Fernanda Marques 17 de maio de 2024


O Programa Criança Feliz (PCF) é uma ferramenta instituída pelo governo federal para que as famílias tenham condições de favorecer o desenvolvimento integral de suas crianças na primeira infância. Analisar a implementação desse Programa foi o objetivo de uma pesquisa realizada no Mestrado Profissional em Políticas Públicas em Saúde da Escola de Governo Fiocruz – Brasília. Gerente de projetos no Programa das Nações Unidas para o Desenvolvimento (PNUD) Brasil, Ana Angélica Rodrigues Alves estudou 30 municípios brasileiros, localizados, em sua maioria, nas regiões Norte e Nordeste do país, para verificar se seguiam os processos e etapas definidos na metodologia do PCF. Para a pesquisa, foram selecionados municípios de pequeno porte com maior percentual de população em situação de pobreza extrema, e os dados foram coletados nos registros efetivados no Sistema Eletrônico do Programa Criança Feliz (e-PCF). “Os resultados obtidos poderão subsidiar a elaboração de um plano de ação estratégico que permita qualificar o monitoramento do PCF”, avalia Ana Angélica. Nesta entrevista da série de divulgação científica “Fala aê, mestre”, ela explica o que é o PCF, como ele funciona e seus pontos fortes nos municípios estudados, além de trazer recomendações para superar as dificuldades observadas e aperfeiçoar o Programa.

 

Em que consiste o Programa Criança Feliz (PCF)?

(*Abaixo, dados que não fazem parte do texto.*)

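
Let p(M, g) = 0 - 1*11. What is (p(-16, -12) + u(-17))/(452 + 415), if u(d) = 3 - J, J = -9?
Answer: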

Ana Angélica Rodrigues Alves: O PCF é um programa de caráter intersetorial instituído por meio de decreto presidencial. Fundamentado, principalmente, pelas ações de visitação domiciliar, tem a finalidade de promover o desenvolvimento integral das crianças de 0 a 6 anos de idade, considerando, necessariamente, sua família, o território e cada contexto de vida, em consonância com o Marco Legal da Primeira Infância (Lei nº 13.257, de 8 de março de 2016). O público do PCF é composto por gestantes, crianças na primeira infância e suas famílias, as quais estejam em situação de vulnerabilidade e/ou risco social. Os participantes devem estar inseridos no Cadastro Único para Programas Sociais (CadÚnico) ou no Benefício de Prestação Continuada (BPC). O programa contempla ações nas diferentes esferas federativas (União, estados, municípios e DF).

 

Como é a metodologia do Programa?

Ana Angélica Rodrigues Alves: As ações do PCF se efetivam por meio de visitas domiciliares realizadas por profissionais visitadores, que atuam na identificação das necessidades e potencialidades das famílias. São realizadas visitas periódicas (semanais, quinzenais ou mensais), provendo suportes e acessos para fortalecer a função protetiva das famílias e o enfrentamento de vulnerabilidades. As equipes de visitadores são capacitadas e orientadas por um profissional supervisor (técnico de nível superior), seguindo as orientações técnicas e metodológicas do Programa. Destaca-se que a metodologia do PCF está embasada no programa de Cuidados para o Desenvolvimento da Criança (CDC), um manual elaborado e cedido ao Brasil pelo Fundo das Nações Unidas para a Infância (Unicef) e pela Organização Pan-Americana da Saúde (OPAS/OMS), e já utilizado em vários países. Baseia-se no cuidado dado à criança, conforme sua faixa de idade, além da referência nos vínculos estabelecidos entre ela e seus cuidadores.

 

O que revelou a análise dos registros do Programa nos 30 municípios estudados?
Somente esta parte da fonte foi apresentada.